We can export the forecast results to various formats for further use.

In [None]:
# Create output directory if it doesn't exist
os.makedirs('data', exist_ok=True)

# Export to CSV
csv_path = 'data/pv_forecast_results.csv'
forecast_results.to_csv(csv_path)
print(f"Forecast exported to CSV: {csv_path}")

# Export to JSON
json_path = 'data/pv_forecast_results.json'
forecast_json = forecast_results.reset_index().to_json(orient='records', date_format='iso')
with open(json_path, 'w') as f:
    f.write(forecast_json)
print(f"Forecast exported to JSON: {json_path}")

## 8. Analyzing Forecast Performance

In a real-world scenario, we would compare the forecast with actual values after the fact to evaluate model performance.

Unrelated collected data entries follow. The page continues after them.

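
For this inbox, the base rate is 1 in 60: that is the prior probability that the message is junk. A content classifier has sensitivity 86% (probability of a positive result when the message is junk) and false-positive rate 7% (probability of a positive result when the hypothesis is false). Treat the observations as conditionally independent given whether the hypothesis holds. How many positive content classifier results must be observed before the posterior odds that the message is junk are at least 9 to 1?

Prior odds = (1/60)/(59/60) = 1/59.
Likelihood ratio of a positive result = 0.86/0.07 = 86/7.
Target odds = 9.
Require (86/7)ⁿ ≥ 9 ÷ (1/59) = 531.
(86/7)² = 7396/49 falls short of 531 but (86/7)³ = 636056/343 reaches it, so n = 3.

3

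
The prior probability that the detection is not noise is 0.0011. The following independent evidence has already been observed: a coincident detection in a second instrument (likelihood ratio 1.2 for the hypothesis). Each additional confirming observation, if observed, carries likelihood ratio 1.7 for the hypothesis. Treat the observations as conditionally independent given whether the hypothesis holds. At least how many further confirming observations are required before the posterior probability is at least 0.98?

Prior odds = 0.0011/0.9989 = 11/9989.
Bayes factor of the evidence already in hand = 1.2.
Odds after that evidence = (11/9989) × 1.2 = 66/49945.
Target odds = 0.98/0.02 = 49.
Need 1.7ⁿ ≥ 49 ÷ (66/49945) = 2447305/66.
1.7¹⁹ ≈23907.2 falls short of 2447305/66 but 1.7²⁰ ≈40642.3 reaches it, so n = 20.

20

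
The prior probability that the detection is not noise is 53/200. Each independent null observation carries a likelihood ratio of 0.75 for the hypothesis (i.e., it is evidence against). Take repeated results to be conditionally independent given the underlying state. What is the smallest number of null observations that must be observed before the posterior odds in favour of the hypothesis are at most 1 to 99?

13

Prior odds: 0.265 ÷ 0.735 = 53/147.
Likelihood ratio per null observation = 0.75.
Target odds = 1/99.
Require 0.75ⁿ ≤ 1/99 ÷ (53/147) = 49/1749.
0.75¹² = 531441/16777216 is still above 49/1749 but 0.75¹³ = 1594323/67108864 is at or below it, so n = 13.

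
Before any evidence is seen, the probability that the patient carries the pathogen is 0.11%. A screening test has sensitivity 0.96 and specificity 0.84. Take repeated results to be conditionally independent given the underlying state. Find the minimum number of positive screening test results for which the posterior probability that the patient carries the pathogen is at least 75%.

Prior odds = 0.0011/0.9989 = 11/9989.
False-positive rate = 1 − 0.84 = 0.16; likelihood ratio of a positive = 0.96/0.16 = 6.
Target odds: 0.75 ÷ 0.25 = 3.
Require 6ⁿ ≥ 3 ÷ (11/9989) = 29967/11.
6⁴ = 1296 falls short of 29967/11 but 6⁵ = 7776 reaches it, so n = 5.

5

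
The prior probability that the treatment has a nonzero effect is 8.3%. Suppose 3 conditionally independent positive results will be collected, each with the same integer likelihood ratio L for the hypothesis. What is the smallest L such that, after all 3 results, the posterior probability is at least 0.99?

11

Prior odds = 0.083/0.917 = 83/917.
Target odds = 0.99/0.01 = 99.
Need L³ ≥ 99 ÷ (83/917) = 90783/83.
10³ = 1000 < 90783/83 ≤ 1331 = 11³, so L = 11.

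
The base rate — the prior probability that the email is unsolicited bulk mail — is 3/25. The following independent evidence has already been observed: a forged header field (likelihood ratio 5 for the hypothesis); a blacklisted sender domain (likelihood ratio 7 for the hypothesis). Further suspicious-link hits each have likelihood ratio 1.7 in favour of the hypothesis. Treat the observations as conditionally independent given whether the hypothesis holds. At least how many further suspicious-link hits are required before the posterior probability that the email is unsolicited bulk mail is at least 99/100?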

Here we'll simulate a comparison with synthetic "actual" data to demonstrate how you might perform such an analysis.

In [None]:
# Create synthetic "actual" data (for demonstration only)
# In a real scenario, this would be actual measured data after the forecast period
np.random.seed(42)  # For reproducibility
noise = np.random.normal(0, forecast_results['power_w'].max() * 0.1, len(forecast_results))
actual_data = forecast_results.copy()
actual_data['actual_power_w'] = forecast_results['power_w'] + noise
actual_data['actual_power_w'] = actual_data['actual_power_w'].clip(lower=0)  # Ensure non-negative

# Calculate performance metrics
from sklearn.metrics import mean_squared_error, mean_absolute_error, r2_score

rmse = np.sqrt(mean_squared_error(actual_data['actual_power_w'], actual_data['power_w']))
mae = mean_absolute_error(actual_data['actual_power_w'], actual_data['power_w'])
r2 = r2_score(actual_data['actual_power_w'], actual_data['power_w'])

# Display metrics
print(f"RMSE: {rmse:.2f} W")
print(f"MAE: {mae:.2f} W")
print(f"R²: {r2:.4f}")

# Plot comparison
plt.figure(figsize=(14, 7))
plt.plot(actual_data.index, actual_data['power_w'], 'b-', linewidth=2, label='Forecast')
plt.plot(actual_data.index, actual_data['actual_power_w'], 'r-', linewidth=2, label='Actual (Simulated)')
plt.title('Forecast vs. Actual PV Power Output (Simulation)', fontsize=16)
plt.xlabel('Time', fontsize=14)
plt.ylabel('Power (W)', fontsize=14)
plt.grid(True, linestyle='--', alpha=0.7)
plt.legend(fontsize=12)
plt.gcf().autofmt_xdate()
plt.tight_layout()
plt.show()

## 9. Conclusion and Key Insights

This notebook demonstrates a complete workflow for PV power forecasting using an LSTM model:

1. The model effectively captures the diurnal pattern of solar energy production
2. Weather forecast data is integrated to improve prediction accuracy
3. Iterative prediction allows for hourly forecasts over the next 24-hour period
4. The results can be visualized and exported in various formats

These forecasts can be used for:
- Energy management and planning
- Grid integration of renewable energy
- Optimizing battery storage systems
- Cost savings through demand-side management

For production use, consider implementing automated data pipelines and regular model retraining as more historical data becomes available.